Jens Spahn: Die gesetzlichen Krankenkassen sollen die Kosten für die HIV-Prophylaxe PrEP übernehmen
Gesundheitsminister Jens Spahn will für Menschen mit erhöhtem HIV-Risiko einen gesetzlichen Anspruch auf die Medikamente sowie medizinische Begleitung schaffen. Das erklärte er gegenüber dem Deutschen Ärzteblatt. Bisher müssen PrEP-Nutzer*innen die Kosten selber tragen. Die Medikamente schlagen dabei mit 50 bis 70 Euro zu Buche, hinzu kommen ärztliche Beratung und die erforderlichen Begleituntersuchungen. Menschen mit geringem Einkommen sind praktisch ausgeschlossen. Schätzungsweise 5.000 Menschen lassen sich bisher die PrEP verschreiben – laut einer Studie der Universität Essen überwiegend Besserverdienende. Bei der HIV-Prophylaxe PrEP nehmen HIV-negative Menschen mit besonders hohem HIV-Risiko vorsorglich ein HIV-Medikament mit zwei Wirkstoffen. Es schützt zuverlässig vor einer Ansteckung. Wichtig ist dabei eine fachlich versierte medizinische Begleitung, bei der unter anderem regelmäßige HIV-Tests und Untersuchungen auf Geschlechtskrankheiten durchgeführt werden. Mehr Infos erhältst du in der Pressemitteilung der Deutschen AIDS-Hilfe unter aidshilfe.de.

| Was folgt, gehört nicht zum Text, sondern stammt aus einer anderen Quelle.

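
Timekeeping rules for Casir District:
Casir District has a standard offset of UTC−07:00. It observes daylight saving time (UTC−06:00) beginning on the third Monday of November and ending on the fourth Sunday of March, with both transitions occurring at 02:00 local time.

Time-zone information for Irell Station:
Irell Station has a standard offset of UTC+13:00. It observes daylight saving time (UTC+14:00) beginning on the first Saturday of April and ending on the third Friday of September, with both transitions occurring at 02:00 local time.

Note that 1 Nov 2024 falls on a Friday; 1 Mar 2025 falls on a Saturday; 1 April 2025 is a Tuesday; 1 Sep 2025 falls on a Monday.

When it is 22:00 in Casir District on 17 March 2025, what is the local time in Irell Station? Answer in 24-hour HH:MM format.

17:00

1 November 2024 is a Friday, so the first Monday is November 4 and the third is November 18.
1 March 2025 is a Saturday, so the first Sunday is March 2 and the fourth is March 23.
17 March 2025 lies within the daylight-saving period (18 November 2024 – 23 March 2025), so Casir District is on daylight time, UTC−06:00.
22:00 Casir District + 6h = 04:00 UTC (rolling into the next day, 18 March 2025).
1 April 2025 is a Tuesday, so the first Saturday is April 5.
1 September 2025 is a Monday, so the first Friday is September 5 and the third is September 19.
At the standard offset (UTC+13:00), 04:00 UTC + 13h = 17:00 Irell Station standard time.
The standard-time date in Irell Station, 18 March 2025, does not fall between 5 April and 19 September, so daylight saving is not in effect and Irell Station is at UTC+13:00.
04:00 UTC + 13h = 17:00 Irell Station.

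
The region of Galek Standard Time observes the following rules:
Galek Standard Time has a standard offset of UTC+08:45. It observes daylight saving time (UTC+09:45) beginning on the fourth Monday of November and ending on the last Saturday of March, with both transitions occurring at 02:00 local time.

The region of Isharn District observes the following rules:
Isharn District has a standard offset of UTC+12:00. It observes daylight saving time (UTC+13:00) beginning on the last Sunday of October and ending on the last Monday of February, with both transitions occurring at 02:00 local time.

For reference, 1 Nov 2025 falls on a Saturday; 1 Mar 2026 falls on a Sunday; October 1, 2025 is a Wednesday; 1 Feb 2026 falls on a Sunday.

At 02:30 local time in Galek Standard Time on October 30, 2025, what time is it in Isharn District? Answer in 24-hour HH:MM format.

06:45

1 November 2025 is a Saturday, so the first Monday is November 3 and the fourth is November 24.
1 March 2026 is a Sunday, so Saturdays fall on 7, 14, 21, 28; the last is March 28.
Daylight saving runs 24 November 2025 – 28 March 2026; October 30, 2025 is outside that window, so Galek Standard Time is on standard time at UTC+08:45.
02:30 Galek Standard Time − 8h45m = 17:45 UTC (rolling into the previous day, 29 October 2025).
1 October 2025 is a Wednesday, so Sundays fall on 5, 12, 19, 26; the last is October 26.
1 February 2026 is a Sunday, so Mondays fall on 2, 9, 16, 23; the last is February 23.
At the standard offset (UTC+12:00), 17:45 UTC + 12h = 05:45 Isharn District standard time (rolling into the next day, 30 October 2025).
The standard-time date in Isharn District, October 30, 2025, lies within the daylight-saving period (26 October 2025 – 23 February 2026), so Isharn District is on daylight time, UTC+13:00.
17:45 UTC + 13h = 06:45 Isharn District (rolling into the next day, 30 October 2025).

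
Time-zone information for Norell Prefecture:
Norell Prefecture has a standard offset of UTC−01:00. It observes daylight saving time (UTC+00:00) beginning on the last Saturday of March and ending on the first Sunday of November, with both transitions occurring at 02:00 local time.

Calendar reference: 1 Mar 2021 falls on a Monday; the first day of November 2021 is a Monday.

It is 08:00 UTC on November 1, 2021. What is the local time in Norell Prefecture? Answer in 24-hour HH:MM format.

1 March 2021 is a Monday, so Saturdays fall on 6, 13, 20, 27; the last is March 27.
1 November 2021 is a Monday, so the first Sunday is November 7.
At the standard offset (UTC−01:00), 08:00 UTC − 1h = 07:00 Norell Prefecture standard time.
Daylight saving runs 27 March – 7 November; the standard-time date in Norell Prefecture, November 1, 2021, is inside that window, so Norell Prefecture is at UTC+00:00.
08:00 UTC + 0h = 08:00 local.

08:00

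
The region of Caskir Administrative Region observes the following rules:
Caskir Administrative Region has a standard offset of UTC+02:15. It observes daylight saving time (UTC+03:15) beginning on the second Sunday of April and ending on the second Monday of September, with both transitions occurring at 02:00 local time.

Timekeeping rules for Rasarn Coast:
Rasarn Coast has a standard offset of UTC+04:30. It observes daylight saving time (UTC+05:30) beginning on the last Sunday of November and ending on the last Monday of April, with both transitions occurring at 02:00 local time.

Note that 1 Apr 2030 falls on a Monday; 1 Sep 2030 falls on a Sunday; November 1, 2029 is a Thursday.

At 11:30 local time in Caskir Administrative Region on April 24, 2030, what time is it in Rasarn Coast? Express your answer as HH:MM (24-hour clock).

13:45

1 April 2030 is a Monday, so the first Sunday is April 7 and the second is April 14.
1 September 2030 is a Sunday, so the first Monday is September 2 and the second is September 9.
April 24, 2030 lies within the daylight-saving period (14 April – 9 September), so Caskir Administrative Region is on daylight time, UTC+03:15.
11:30 Caskir Administrative Region − 3h15m = 08:15 UTC.
1 November 2029 is a Thursday, so Sundays fall on 4, 11, 18, 25; the last is November 25.
1 April 2030 is a Monday, so Mondays fall on 1, 8, 15, 22, 29; the last is April 29.
At the standard offset (UTC+04:30), 08:15 UTC + 4h30m = 12:45 Rasarn Coast standard time.
Daylight saving runs 25 November 2029 – 29 April 2030; the standard-time date in Rasarn Coast, April 24, 2030, is inside that window, so Rasarn Coast is at UTC+05:30.
08:15 UTC + 5h30m = 13:45 Rasarn Coast.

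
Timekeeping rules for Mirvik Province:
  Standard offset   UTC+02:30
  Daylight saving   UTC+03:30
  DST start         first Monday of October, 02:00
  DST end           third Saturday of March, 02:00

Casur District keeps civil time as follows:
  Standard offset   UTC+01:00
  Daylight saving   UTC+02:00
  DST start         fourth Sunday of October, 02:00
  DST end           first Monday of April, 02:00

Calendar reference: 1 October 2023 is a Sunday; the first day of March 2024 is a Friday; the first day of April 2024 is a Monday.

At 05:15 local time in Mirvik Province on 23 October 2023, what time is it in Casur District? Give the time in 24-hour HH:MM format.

1 October 2023 is a Sunday, so the first Monday is October 2.
1 March 2024 is a Friday, so the first Saturday is March 2 and the third is March 16.
23 October 2023 falls between 2 October 2023 and 16 March 2024, so daylight saving is in effect and Mirvik Province is at UTC+03:30.
05:15 Mirvik Province − 3h30m = 01:45 UTC.
1 October 2023 is a Sunday, so the first Sunday is October 1 and the fourth is October 22.
1 April 2024 is a Monday, so the first Monday is April 1.
At the standard offset (UTC+01:00), 01:45 UTC + 1h = 02:45 Casur District standard time.
The standard-time date in Casur District, 23 October 2023, lies within the daylight-saving period (22 October 2023 – 1 April 2024), so Casur District is on daylight time, UTC+02:00.
01:45 UTC + 2h = 03:45 Casur District.

03:45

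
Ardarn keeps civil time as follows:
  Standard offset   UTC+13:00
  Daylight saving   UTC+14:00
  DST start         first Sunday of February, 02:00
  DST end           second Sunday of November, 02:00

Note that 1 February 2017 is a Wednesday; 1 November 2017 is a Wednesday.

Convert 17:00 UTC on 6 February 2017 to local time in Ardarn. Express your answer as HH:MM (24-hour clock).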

Klare Regeln für die HIV-Prophylaxe PrEP
Für die HIV-Prophylaxe PrEP liegen erstmals medizinische Leitlinien vor. Sie regeln detailliert, wie die PrEP in Deutschland und Österreich verordnet, eingenommen und ärztlich begleitet werden soll. Die zuständigen Fachgesellschaften verabschiedeten die Leitlinien unter Federführung der Deutschen AIDS-Gesellschaft (DAIG) in Köln. Die Leitlinien schreiben fest, dass Menschen mit „"ubstanziellem Risiko" einer HIV-Infektion die PrEP angeboten werden soll. Entsprechend der Zulassung des Medikaments ist eine dauerhafte Einnahme vorgesehen. Eine phasenweise Einnahme zu bestimmten Anlässen ist möglich ("Off-Label-Gebrauch") und bedarf besonders eingehender Beratung. Bedingungen für die PrEP sind ein negativer HIV-Test zu Beginn der Einnahme und ein weiterer vier Wochen danach, außerdem eingehende Aufklärung und Beratung. Während der Einnahme der Prophylaxe sollen alle drei Monate ein HIV-Test sowie Tests auf weitere sexuell übertragbare Infektionen in verschiedenen Abständen erfolgen, damit diese gegebenenfalls schnell behandelt werden können. Mehr erfährst du unter aidshilfe.de.